A Freedom of Information request revealed that hundreds of police officers in the UK have been investigated for posting homophobic, threatening and racist messages on social media.
From 2009 to February 2014, nine per cent of 828 cases in England and Wales ended in dismissal, resignation or retirement.
About 14 per cent of the cases resulted in no further action, while the majority were dealt with by providing advice to the officer in question.
Greater Manchester Police posted the highest number of investigations with 88, followed by West Midlands with 74 and the Metropolitan Police with 69.
Cases that were investigated included a community support officer with the Devon and Cornwall Police who was handed a written warning after posting photos with weapons on Facebook.
A sergeant at Avon and Somerset Police was dismissed this year after sending more than 800 tweets that criticised his senior officers, while a 35-year-old Metropolitan Police officer was sacked in 2011 after calling another officer a “liar” and other names on Facebook.

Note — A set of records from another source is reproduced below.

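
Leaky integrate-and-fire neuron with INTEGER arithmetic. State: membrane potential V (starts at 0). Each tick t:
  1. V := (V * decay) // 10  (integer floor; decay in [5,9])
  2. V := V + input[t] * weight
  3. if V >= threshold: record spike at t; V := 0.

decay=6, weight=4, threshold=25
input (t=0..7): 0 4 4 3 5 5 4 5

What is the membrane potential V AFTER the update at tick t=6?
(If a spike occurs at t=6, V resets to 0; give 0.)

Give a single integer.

t=0: input=0 -> V=0
t=1: input=4 -> V=16
t=2: input=4 -> V=0 FIRE
t=3: input=3 -> V=12
t=4: input=5 -> V=0 FIRE
t=5: input=5 -> V=20
t=6: input=4 -> V=0 FIRE
t=7: input=5 -> V=20

Answer: 0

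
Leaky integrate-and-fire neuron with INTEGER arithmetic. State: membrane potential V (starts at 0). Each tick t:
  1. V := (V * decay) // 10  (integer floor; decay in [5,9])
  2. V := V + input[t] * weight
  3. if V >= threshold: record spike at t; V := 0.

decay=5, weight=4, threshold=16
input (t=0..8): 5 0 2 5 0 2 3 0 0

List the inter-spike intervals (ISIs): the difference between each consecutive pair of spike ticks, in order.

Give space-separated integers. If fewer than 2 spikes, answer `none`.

Answer: 3 3

Derivation:
t=0: input=5 -> V=0 FIRE
t=1: input=0 -> V=0
t=2: input=2 -> V=8
t=3: input=5 -> V=0 FIRE
t=4: input=0 -> V=0
t=5: input=2 -> V=8
t=6: input=3 -> V=0 FIRE
t=7: input=0 -> V=0
t=8: input=0 -> V=0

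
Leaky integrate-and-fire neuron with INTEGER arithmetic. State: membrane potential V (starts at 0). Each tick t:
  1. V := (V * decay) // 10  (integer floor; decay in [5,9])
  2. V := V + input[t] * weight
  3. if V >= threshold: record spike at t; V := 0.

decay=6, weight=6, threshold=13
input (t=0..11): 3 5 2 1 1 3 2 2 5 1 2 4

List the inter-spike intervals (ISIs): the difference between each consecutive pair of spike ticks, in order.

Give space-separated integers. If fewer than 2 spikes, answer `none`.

Answer: 1 2 2 2 1 2 1

Derivation:
t=0: input=3 -> V=0 FIRE
t=1: input=5 -> V=0 FIRE
t=2: input=2 -> V=12
t=3: input=1 -> V=0 FIRE
t=4: input=1 -> V=6
t=5: input=3 -> V=0 FIRE
t=6: input=2 -> V=12
t=7: input=2 -> V=0 FIRE
t=8: input=5 -> V=0 FIRE
t=9: input=1 -> V=6
t=10: input=2 -> V=0 FIRE
t=11: input=4 -> V=0 FIRE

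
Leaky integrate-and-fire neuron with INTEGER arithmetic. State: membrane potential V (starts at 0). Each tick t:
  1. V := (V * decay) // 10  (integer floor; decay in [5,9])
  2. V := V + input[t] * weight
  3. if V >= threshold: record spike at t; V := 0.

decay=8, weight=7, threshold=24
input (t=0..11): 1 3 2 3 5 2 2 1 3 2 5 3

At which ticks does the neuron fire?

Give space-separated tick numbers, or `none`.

t=0: input=1 -> V=7
t=1: input=3 -> V=0 FIRE
t=2: input=2 -> V=14
t=3: input=3 -> V=0 FIRE
t=4: input=5 -> V=0 FIRE
t=5: input=2 -> V=14
t=6: input=2 -> V=0 FIRE
t=7: input=1 -> V=7
t=8: input=3 -> V=0 FIRE
t=9: input=2 -> V=14
t=10: input=5 -> V=0 FIRE
t=11: input=3 -> V=21

Answer: 1 3 4 6 8 10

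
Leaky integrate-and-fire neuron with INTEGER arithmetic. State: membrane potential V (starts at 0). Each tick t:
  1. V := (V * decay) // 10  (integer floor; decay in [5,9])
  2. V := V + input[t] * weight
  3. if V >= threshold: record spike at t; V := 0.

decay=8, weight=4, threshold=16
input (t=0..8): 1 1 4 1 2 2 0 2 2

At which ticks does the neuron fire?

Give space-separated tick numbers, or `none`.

Answer: 2 5

Derivation:
t=0: input=1 -> V=4
t=1: input=1 -> V=7
t=2: input=4 -> V=0 FIRE
t=3: input=1 -> V=4
t=4: input=2 -> V=11
t=5: input=2 -> V=0 FIRE
t=6: input=0 -> V=0
t=7: input=2 -> V=8
t=8: input=2 -> V=14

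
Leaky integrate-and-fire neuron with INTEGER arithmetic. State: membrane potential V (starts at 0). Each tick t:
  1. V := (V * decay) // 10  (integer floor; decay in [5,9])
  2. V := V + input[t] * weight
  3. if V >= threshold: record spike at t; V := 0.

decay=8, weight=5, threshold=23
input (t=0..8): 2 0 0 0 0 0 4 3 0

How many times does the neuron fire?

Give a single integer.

Answer: 1

Derivation:
t=0: input=2 -> V=10
t=1: input=0 -> V=8
t=2: input=0 -> V=6
t=3: input=0 -> V=4
t=4: input=0 -> V=3
t=5: input=0 -> V=2
t=6: input=4 -> V=21
t=7: input=3 -> V=0 FIRE
t=8: input=0 -> V=0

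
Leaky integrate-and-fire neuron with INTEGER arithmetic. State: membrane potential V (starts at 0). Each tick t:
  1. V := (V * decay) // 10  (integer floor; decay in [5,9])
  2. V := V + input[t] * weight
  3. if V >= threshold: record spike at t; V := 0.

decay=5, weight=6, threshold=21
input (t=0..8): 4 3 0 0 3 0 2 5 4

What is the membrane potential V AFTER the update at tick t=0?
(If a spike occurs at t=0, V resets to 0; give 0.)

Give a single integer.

Answer: 0

Derivation:
t=0: input=4 -> V=0 FIRE
t=1: input=3 -> V=18
t=2: input=0 -> V=9
t=3: input=0 -> V=4
t=4: input=3 -> V=20
t=5: input=0 -> V=10
t=6: input=2 -> V=17
t=7: input=5 -> V=0 FIRE
t=8: input=4 -> V=0 FIRE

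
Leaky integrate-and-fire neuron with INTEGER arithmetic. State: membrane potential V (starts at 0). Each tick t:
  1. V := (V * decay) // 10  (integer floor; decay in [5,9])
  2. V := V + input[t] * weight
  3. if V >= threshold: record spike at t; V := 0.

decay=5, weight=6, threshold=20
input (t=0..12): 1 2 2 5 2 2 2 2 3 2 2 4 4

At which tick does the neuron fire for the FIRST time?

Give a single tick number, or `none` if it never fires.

Answer: 3

Derivation:
t=0: input=1 -> V=6
t=1: input=2 -> V=15
t=2: input=2 -> V=19
t=3: input=5 -> V=0 FIRE
t=4: input=2 -> V=12
t=5: input=2 -> V=18
t=6: input=2 -> V=0 FIRE
t=7: input=2 -> V=12
t=8: input=3 -> V=0 FIRE
t=9: input=2 -> V=12
t=10: input=2 -> V=18
t=11: input=4 -> V=0 FIRE
t=12: input=4 -> V=0 FIRE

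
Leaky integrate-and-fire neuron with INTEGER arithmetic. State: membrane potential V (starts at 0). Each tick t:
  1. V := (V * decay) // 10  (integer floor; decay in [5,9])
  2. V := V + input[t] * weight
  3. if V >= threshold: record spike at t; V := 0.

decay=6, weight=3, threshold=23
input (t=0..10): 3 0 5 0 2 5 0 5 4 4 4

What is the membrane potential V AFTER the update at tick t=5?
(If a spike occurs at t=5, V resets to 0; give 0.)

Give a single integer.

Answer: 22

Derivation:
t=0: input=3 -> V=9
t=1: input=0 -> V=5
t=2: input=5 -> V=18
t=3: input=0 -> V=10
t=4: input=2 -> V=12
t=5: input=5 -> V=22
t=6: input=0 -> V=13
t=7: input=5 -> V=22
t=8: input=4 -> V=0 FIRE
t=9: input=4 -> V=12
t=10: input=4 -> V=19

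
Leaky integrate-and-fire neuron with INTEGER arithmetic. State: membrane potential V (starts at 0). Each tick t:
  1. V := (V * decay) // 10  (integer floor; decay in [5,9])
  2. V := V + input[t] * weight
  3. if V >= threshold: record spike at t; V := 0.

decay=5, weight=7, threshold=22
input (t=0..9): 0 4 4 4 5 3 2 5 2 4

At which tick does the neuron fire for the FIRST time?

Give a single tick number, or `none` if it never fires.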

Forces are increasingly using social media to appeal to witnesses, while some officers are encouraged to post stories and pictures of life on the beat.

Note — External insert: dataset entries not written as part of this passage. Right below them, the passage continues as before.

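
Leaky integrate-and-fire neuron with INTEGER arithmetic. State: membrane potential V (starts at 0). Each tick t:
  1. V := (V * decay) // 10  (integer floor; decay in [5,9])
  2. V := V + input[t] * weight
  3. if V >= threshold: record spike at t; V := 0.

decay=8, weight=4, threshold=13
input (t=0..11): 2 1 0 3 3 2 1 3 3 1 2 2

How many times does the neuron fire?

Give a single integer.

Answer: 5

Derivation:
t=0: input=2 -> V=8
t=1: input=1 -> V=10
t=2: input=0 -> V=8
t=3: input=3 -> V=0 FIRE
t=4: input=3 -> V=12
t=5: input=2 -> V=0 FIRE
t=6: input=1 -> V=4
t=7: input=3 -> V=0 FIRE
t=8: input=3 -> V=12
t=9: input=1 -> V=0 FIRE
t=10: input=2 -> V=8
t=11: input=2 -> V=0 FIRE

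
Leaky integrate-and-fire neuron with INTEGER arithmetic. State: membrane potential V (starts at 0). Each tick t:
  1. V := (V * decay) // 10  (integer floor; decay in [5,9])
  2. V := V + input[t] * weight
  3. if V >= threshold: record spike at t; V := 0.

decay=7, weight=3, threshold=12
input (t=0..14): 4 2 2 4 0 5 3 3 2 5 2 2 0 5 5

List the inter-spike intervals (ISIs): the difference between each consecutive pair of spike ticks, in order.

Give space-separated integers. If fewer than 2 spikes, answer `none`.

t=0: input=4 -> V=0 FIRE
t=1: input=2 -> V=6
t=2: input=2 -> V=10
t=3: input=4 -> V=0 FIRE
t=4: input=0 -> V=0
t=5: input=5 -> V=0 FIRE
t=6: input=3 -> V=9
t=7: input=3 -> V=0 FIRE
t=8: input=2 -> V=6
t=9: input=5 -> V=0 FIRE
t=10: input=2 -> V=6
t=11: input=2 -> V=10
t=12: input=0 -> V=7
t=13: input=5 -> V=0 FIRE
t=14: input=5 -> V=0 FIRE

Answer: 3 2 2 2 4 1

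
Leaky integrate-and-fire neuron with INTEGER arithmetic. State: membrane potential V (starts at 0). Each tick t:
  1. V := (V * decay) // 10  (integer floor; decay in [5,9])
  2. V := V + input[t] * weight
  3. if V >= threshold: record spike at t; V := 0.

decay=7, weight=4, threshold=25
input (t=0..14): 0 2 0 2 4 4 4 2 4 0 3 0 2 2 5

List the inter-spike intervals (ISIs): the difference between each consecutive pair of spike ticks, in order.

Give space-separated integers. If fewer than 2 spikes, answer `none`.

Answer: 3 6

Derivation:
t=0: input=0 -> V=0
t=1: input=2 -> V=8
t=2: input=0 -> V=5
t=3: input=2 -> V=11
t=4: input=4 -> V=23
t=5: input=4 -> V=0 FIRE
t=6: input=4 -> V=16
t=7: input=2 -> V=19
t=8: input=4 -> V=0 FIRE
t=9: input=0 -> V=0
t=10: input=3 -> V=12
t=11: input=0 -> V=8
t=12: input=2 -> V=13
t=13: input=2 -> V=17
t=14: input=5 -> V=0 FIRE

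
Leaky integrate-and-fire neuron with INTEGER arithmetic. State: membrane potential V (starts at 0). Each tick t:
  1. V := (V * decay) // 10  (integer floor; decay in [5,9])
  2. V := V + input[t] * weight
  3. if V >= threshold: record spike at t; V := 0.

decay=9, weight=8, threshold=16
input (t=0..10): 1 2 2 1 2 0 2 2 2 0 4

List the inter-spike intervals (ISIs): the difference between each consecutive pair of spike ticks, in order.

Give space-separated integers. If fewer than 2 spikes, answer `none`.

Answer: 1 2 2 1 1 2

Derivation:
t=0: input=1 -> V=8
t=1: input=2 -> V=0 FIRE
t=2: input=2 -> V=0 FIRE
t=3: input=1 -> V=8
t=4: input=2 -> V=0 FIRE
t=5: input=0 -> V=0
t=6: input=2 -> V=0 FIRE
t=7: input=2 -> V=0 FIRE
t=8: input=2 -> V=0 FIRE
t=9: input=0 -> V=0
t=10: input=4 -> V=0 FIRE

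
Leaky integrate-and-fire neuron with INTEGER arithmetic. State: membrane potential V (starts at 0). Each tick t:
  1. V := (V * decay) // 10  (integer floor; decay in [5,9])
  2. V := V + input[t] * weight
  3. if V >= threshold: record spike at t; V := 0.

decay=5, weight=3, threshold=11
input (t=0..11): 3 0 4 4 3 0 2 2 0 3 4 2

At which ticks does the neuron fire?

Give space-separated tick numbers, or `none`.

t=0: input=3 -> V=9
t=1: input=0 -> V=4
t=2: input=4 -> V=0 FIRE
t=3: input=4 -> V=0 FIRE
t=4: input=3 -> V=9
t=5: input=0 -> V=4
t=6: input=2 -> V=8
t=7: input=2 -> V=10
t=8: input=0 -> V=5
t=9: input=3 -> V=0 FIRE
t=10: input=4 -> V=0 FIRE
t=11: input=2 -> V=6

Answer: 2 3 9 10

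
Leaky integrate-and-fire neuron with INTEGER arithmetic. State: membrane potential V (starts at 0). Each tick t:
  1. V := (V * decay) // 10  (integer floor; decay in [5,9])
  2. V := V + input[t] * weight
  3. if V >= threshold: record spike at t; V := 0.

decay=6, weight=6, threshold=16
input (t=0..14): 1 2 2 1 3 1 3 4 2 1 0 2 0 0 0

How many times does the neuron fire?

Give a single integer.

Answer: 5

Derivation:
t=0: input=1 -> V=6
t=1: input=2 -> V=15
t=2: input=2 -> V=0 FIRE
t=3: input=1 -> V=6
t=4: input=3 -> V=0 FIRE
t=5: input=1 -> V=6
t=6: input=3 -> V=0 FIRE
t=7: input=4 -> V=0 FIRE
t=8: input=2 -> V=12
t=9: input=1 -> V=13
t=10: input=0 -> V=7
t=11: input=2 -> V=0 FIRE
t=12: input=0 -> V=0
t=13: input=0 -> V=0
t=14: input=0 -> V=0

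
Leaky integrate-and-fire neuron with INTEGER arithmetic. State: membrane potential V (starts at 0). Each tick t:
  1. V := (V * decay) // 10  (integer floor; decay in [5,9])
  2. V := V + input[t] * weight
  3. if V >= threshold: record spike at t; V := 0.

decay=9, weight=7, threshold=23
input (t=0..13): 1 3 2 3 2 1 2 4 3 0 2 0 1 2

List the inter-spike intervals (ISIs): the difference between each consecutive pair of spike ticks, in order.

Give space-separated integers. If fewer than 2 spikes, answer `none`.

Answer: 2 3 1 3

Derivation:
t=0: input=1 -> V=7
t=1: input=3 -> V=0 FIRE
t=2: input=2 -> V=14
t=3: input=3 -> V=0 FIRE
t=4: input=2 -> V=14
t=5: input=1 -> V=19
t=6: input=2 -> V=0 FIRE
t=7: input=4 -> V=0 FIRE
t=8: input=3 -> V=21
t=9: input=0 -> V=18
t=10: input=2 -> V=0 FIRE
t=11: input=0 -> V=0
t=12: input=1 -> V=7
t=13: input=2 -> V=20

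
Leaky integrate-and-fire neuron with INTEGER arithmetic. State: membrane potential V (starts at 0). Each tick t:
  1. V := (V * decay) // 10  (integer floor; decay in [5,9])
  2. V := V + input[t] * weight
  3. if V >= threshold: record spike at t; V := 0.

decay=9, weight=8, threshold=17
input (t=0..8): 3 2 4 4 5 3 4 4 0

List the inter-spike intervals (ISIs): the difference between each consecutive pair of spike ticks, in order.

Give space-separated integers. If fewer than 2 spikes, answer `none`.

Answer: 2 1 1 1 1 1

Derivation:
t=0: input=3 -> V=0 FIRE
t=1: input=2 -> V=16
t=2: input=4 -> V=0 FIRE
t=3: input=4 -> V=0 FIRE
t=4: input=5 -> V=0 FIRE
t=5: input=3 -> V=0 FIRE
t=6: input=4 -> V=0 FIRE
t=7: input=4 -> V=0 FIRE
t=8: input=0 -> V=0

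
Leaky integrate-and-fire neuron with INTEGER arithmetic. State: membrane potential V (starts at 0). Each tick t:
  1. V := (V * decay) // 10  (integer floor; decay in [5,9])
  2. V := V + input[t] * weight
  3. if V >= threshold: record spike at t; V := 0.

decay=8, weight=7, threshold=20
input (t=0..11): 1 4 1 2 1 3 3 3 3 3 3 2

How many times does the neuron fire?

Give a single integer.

t=0: input=1 -> V=7
t=1: input=4 -> V=0 FIRE
t=2: input=1 -> V=7
t=3: input=2 -> V=19
t=4: input=1 -> V=0 FIRE
t=5: input=3 -> V=0 FIRE
t=6: input=3 -> V=0 FIRE
t=7: input=3 -> V=0 FIRE
t=8: input=3 -> V=0 FIRE
t=9: input=3 -> V=0 FIRE
t=10: input=3 -> V=0 FIRE
t=11: input=2 -> V=14

Answer: 8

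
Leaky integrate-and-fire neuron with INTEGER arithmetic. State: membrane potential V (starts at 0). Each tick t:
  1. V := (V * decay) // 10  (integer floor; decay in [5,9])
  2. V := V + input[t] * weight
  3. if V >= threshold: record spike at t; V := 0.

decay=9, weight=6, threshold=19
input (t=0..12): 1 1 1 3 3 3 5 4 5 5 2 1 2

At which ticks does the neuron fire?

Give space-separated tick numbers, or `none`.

Answer: 3 5 6 7 8 9 12

Derivation:
t=0: input=1 -> V=6
t=1: input=1 -> V=11
t=2: input=1 -> V=15
t=3: input=3 -> V=0 FIRE
t=4: input=3 -> V=18
t=5: input=3 -> V=0 FIRE
t=6: input=5 -> V=0 FIRE
t=7: input=4 -> V=0 FIRE
t=8: input=5 -> V=0 FIRE
t=9: input=5 -> V=0 FIRE
t=10: input=2 -> V=12
t=11: input=1 -> V=16
t=12: input=2 -> V=0 FIRE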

However, the practice has raised concerns that the police are now spending much of their time monitoring abusive comments on social media sites such as Twitter including those by their own officers, with some even falling foul for their overzealous use of such platforms.
According to Chief Constable Alex Marshall, head of the College of Policing: “Where people working in policing have undermined their own reputation or that of the wider service, they must face appropriate action.”
“There is no place in policing for officers who abuse the trust placed in us by the public.”